Arrange students in groups of 2. Demonstrate how to lay out all the cards face up with those showing cosine, sine, or tangent on one side and those showing a quadrant number on the other. Tell students that they are going to take turns matching cards from each side as either possible or impossible. For example,  \(\cos(\theta)=0.5\) and quadrant 2 is an impossible match because cosine only has negative values in that quadrant. The goal is for each partner to identify 4 matches total, 2 possible and 2 impossible, so there will be some some cards left at the end of the first part.

Once each partner has completed their 4 matches, they then choose 1 of their possible matches to calculate the values of the other 2 trigonometric ratios. For example, if a card with the value of \(\sin(\theta)\) is drawn, the student will need to calculate the values of \(\cos(\theta)\) and \(\tan(\theta)\).

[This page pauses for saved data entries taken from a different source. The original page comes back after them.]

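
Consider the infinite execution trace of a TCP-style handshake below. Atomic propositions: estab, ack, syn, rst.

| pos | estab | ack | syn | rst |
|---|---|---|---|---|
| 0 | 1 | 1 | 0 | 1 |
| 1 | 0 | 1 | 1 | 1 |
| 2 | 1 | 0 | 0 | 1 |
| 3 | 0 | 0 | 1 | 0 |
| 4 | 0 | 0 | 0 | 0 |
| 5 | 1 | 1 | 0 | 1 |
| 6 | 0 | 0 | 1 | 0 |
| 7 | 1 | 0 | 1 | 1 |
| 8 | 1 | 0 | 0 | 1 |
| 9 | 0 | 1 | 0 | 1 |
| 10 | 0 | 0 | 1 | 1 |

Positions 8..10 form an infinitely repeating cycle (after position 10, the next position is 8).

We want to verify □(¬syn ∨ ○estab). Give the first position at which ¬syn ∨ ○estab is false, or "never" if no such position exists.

3

Check ¬syn ∨ ○estab at each position in order: 0 ✓, 1 ✓, 2 ✓.
At position 3 the labels are {syn} and the next position 4 has {}, so ¬syn ∨ ○estab is false there. This is the first violation.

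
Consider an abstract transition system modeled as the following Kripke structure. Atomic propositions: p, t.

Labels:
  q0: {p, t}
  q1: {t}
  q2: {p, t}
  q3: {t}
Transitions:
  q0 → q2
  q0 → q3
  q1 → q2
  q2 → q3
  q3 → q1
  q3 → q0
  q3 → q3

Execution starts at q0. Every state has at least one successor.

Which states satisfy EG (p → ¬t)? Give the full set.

States satisfying p → ¬t: {q1, q3}.
States satisfying EG (p → ¬t): {q3}.

{q3}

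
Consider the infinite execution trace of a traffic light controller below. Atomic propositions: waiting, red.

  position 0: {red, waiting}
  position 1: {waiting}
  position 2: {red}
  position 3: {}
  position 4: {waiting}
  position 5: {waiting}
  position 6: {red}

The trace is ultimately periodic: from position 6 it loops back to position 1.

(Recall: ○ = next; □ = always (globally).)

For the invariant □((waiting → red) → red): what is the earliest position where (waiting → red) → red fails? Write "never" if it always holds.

Check (waiting → red) → red at each position in order: 0 ✓, 1 ✓, 2 ✓.
At position 3 the labels are {}, so (waiting → red) → red is false there. This is the first violation.

3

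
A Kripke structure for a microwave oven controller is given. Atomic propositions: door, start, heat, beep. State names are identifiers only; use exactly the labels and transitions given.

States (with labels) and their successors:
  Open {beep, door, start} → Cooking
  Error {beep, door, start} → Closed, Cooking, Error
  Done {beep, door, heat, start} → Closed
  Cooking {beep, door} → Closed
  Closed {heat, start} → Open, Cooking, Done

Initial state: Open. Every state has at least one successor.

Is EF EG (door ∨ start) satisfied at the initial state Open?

States satisfying EG (door ∨ start): {Open, Error, Done, Cooking, Closed}.
States satisfying EF EG (door ∨ start): {Open, Error, Done, Cooking, Closed}.
Some path from Open reaches a state where EG (door ∨ start) holds.
Open ∈ Sat(EF EG (door ∨ start)).

Satisfied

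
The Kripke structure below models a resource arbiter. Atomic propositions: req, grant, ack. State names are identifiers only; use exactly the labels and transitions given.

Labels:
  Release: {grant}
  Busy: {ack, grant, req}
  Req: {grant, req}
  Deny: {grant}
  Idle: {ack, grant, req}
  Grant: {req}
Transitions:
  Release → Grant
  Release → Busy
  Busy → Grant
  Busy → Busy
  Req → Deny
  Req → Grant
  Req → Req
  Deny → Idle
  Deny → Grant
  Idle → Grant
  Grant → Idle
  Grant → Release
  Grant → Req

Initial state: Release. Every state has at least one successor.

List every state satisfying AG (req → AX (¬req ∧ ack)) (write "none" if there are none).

States satisfying req → AX (¬req ∧ ack): {Release, Deny}.
States satisfying AG (req → AX (¬req ∧ ack)): ∅.

none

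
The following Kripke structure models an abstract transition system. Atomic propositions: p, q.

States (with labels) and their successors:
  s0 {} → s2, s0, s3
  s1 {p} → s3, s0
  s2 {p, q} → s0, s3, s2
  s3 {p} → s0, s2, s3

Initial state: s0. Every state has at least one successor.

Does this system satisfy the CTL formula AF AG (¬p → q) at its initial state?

Violated

States satisfying AG (¬p → q): ∅.
States satisfying AF AG (¬p → q): ∅.
There is a path from s0 along which AG (¬p → q) never holds.
s0 ∉ Sat(AF AG (¬p → q)).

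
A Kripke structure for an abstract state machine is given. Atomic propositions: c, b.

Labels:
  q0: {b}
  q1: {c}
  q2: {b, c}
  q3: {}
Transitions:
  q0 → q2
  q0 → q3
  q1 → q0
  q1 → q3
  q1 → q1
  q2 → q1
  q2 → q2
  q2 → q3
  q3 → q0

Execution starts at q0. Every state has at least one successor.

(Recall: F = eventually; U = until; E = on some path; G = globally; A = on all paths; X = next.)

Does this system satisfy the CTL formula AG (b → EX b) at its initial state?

States satisfying b → EX b: {q0, q1, q2, q3}.
States satisfying AG (b → EX b): {q0, q1, q2, q3}.
Every state reachable from q0 satisfies b → EX b.
q0 ∈ Sat(AG (b → EX b)).

Yes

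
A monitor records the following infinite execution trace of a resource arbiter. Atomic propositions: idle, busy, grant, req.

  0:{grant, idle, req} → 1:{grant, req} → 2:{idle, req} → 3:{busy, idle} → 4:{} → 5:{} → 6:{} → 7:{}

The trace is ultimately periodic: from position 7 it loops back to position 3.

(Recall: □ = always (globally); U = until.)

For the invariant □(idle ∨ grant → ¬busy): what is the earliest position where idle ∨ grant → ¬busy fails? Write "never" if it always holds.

Check idle ∨ grant → ¬busy at each position in order: 0 ✓, 1 ✓, 2 ✓.
At position 3 the labels are {busy, idle}, so idle ∨ grant → ¬busy is false there. This is the first violation.

3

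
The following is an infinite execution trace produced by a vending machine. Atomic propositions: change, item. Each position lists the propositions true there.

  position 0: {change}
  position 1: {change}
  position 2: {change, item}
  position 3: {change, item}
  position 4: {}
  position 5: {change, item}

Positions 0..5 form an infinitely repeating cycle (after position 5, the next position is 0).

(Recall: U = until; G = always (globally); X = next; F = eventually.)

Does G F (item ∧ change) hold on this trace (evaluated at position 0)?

F (item ∧ change) holds at every position 0..5, and those are all positions ever visited, so G F (item ∧ change) holds.

Yes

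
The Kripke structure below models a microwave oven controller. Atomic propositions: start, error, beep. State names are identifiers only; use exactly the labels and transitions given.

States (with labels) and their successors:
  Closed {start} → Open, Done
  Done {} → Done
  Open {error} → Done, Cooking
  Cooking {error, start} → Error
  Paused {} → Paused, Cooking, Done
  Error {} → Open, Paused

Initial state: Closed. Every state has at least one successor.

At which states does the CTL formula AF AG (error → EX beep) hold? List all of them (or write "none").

{Done}

States satisfying AG (error → EX beep): {Done}.
States satisfying AF AG (error → EX beep): {Done}.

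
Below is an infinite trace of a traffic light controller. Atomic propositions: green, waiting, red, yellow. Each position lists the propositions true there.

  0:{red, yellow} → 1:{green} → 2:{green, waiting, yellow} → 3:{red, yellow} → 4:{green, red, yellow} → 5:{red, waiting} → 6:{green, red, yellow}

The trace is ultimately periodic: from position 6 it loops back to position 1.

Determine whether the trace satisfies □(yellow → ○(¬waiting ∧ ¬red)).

No

yellow → ○(¬waiting ∧ ¬red) must hold at every position from 0 onward. It fails at position 2, so □(yellow → ○(¬waiting ∧ ¬red)) is false.
Positions where yellow holds: 0, 2, 3, 4, 6.
Check ○(¬waiting ∧ ¬red) at each: 0→ok, 2→fails, 3→fails, 4→fails, 6→ok.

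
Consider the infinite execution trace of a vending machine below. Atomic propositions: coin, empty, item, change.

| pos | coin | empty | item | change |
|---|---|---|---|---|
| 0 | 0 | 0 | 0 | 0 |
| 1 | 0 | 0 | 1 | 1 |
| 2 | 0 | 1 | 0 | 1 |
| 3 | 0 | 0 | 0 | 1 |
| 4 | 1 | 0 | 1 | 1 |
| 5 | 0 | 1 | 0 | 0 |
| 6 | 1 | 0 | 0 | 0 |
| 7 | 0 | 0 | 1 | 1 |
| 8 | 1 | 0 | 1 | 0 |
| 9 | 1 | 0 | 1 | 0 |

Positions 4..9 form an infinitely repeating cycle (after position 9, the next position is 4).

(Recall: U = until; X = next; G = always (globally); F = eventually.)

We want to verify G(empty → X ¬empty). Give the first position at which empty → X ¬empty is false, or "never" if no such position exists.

empty → X ¬empty holds at every position 0..9, and those are all the positions the trace ever visits, so the invariant G(empty → X ¬empty) is never violated.

never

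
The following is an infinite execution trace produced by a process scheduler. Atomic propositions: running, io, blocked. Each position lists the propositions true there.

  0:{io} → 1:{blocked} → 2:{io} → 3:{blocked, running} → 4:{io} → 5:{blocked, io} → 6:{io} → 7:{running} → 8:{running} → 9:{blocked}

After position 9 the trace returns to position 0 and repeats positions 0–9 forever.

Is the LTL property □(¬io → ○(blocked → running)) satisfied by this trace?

¬io → ○(blocked → running) must hold at every position from 0 onward. It fails at position 8, so □(¬io → ○(blocked → running)) is false.
Positions where ¬io holds: 1, 3, 7, 8, 9.
Check ○(blocked → running) at each: 1→ok, 3→ok, 7→ok, 8→fails, 9→ok.

Does not hold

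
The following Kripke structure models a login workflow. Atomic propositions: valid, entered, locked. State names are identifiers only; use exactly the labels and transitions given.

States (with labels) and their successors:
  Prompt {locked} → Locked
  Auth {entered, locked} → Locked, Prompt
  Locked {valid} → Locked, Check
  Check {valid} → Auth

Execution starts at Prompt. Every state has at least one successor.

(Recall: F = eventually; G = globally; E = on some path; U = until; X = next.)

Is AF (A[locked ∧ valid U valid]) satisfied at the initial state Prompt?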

After finishing their calculations, partners should take turns explaining their reasoning. Demonstrate productive ways to agree or disagree, for example, by explaining your mathematical thinking using different representations or asking clarifying questions.

Provide each group a set of cut-up cards for matching. Depending on the level of challenge needed, this activity may be completed with or without a calculator and with or without a unit circle diagram. If additional challenge is desired, tell students to make sure all values are exact instead of approximate. For example, writing \(\tan(\theta)=\dfrac{\text-\frac{\sqrt{3}}{2}}{\text-\frac{1}{2}}=\sqrt{3}\) instead of \(\tan(\theta)\approx1.73\).

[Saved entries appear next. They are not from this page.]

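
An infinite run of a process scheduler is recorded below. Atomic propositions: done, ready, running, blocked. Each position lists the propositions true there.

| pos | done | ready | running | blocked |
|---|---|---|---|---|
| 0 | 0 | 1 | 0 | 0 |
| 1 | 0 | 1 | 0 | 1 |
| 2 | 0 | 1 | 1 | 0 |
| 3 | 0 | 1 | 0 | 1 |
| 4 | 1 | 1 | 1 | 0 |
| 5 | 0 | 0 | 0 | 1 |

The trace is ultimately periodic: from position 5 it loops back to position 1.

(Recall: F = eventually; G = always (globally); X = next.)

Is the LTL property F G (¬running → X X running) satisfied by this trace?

No

G (¬running → X X running) is false at every position 0..5, so it never becomes true and F G (¬running → X X running) fails.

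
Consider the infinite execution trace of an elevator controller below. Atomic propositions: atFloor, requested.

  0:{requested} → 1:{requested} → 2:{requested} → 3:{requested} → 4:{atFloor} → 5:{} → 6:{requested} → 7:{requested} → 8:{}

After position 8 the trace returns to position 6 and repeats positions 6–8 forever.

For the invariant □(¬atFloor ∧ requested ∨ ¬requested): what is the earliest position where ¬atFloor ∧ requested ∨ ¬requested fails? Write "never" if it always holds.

¬atFloor ∧ requested ∨ ¬requested holds at every position 0..8, and those are all the positions the trace ever visits, so the invariant □(¬atFloor ∧ requested ∨ ¬requested) is never violated.

never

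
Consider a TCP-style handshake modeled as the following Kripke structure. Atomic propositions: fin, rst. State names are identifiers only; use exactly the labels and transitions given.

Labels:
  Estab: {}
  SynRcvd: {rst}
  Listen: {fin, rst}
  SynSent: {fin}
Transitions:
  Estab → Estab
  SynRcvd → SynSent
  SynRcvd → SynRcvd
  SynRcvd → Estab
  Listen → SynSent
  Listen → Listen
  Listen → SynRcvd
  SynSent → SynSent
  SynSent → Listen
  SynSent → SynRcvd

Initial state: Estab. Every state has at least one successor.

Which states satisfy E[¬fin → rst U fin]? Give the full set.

{SynRcvd, Listen, SynSent}

States satisfying ¬fin → rst: {SynRcvd, Listen, SynSent}.
States satisfying fin: {Listen, SynSent}.
States satisfying E[¬fin → rst U fin]: {SynRcvd, Listen, SynSent}.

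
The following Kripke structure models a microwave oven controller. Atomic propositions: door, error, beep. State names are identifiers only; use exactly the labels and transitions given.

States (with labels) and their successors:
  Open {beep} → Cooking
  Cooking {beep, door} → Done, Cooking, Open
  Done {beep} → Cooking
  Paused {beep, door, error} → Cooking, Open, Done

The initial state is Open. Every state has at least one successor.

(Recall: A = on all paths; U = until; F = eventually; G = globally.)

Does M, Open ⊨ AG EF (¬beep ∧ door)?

Violated

States satisfying EF (¬beep ∧ door): ∅.
States satisfying AG EF (¬beep ∧ door): ∅.
Cooking is reachable from Open and violates EF (¬beep ∧ door), so AG fails at Open.
Open ∉ Sat(AG EF (¬beep ∧ door)).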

As they work their calculations, students may be unsure when to take the positive or the negative expression when identifying the value of sine or cosine. Remind these students to sketch the situation determined by the two cards if they have not already done so, and to use that sketch to determine if the value they are calculating is positive or negative. For example, if they are calculating a cosine value in quadrant 4, it must be a positive value.

Much discussion takes place between partners. Once all groups have completed the calculations for each pair of cards, discuss the following:

• “Which matches were tricky? Explain why.” (Both the tangent cards. For example, starting from \(\tan(\theta)=1\) means we don’t have an exact \(x\)- or \(y\)-coordinate. Instead, we reasoned that the value of sine and cosine must be the same, and in quadrant 1, that only happens when \(\theta=\frac{\pi}{4}\).)
• “Did you need to make adjustments in your matches? What might have caused an error? What adjustments were made?” (At first, I thought a match was possible, but then my partner sketched a unit circle to show that in quadrant 2, \(\sin(\theta)=\text-0.5\) can’t happen since all the \(y\)-coordinates in quadrant 2 are positive.)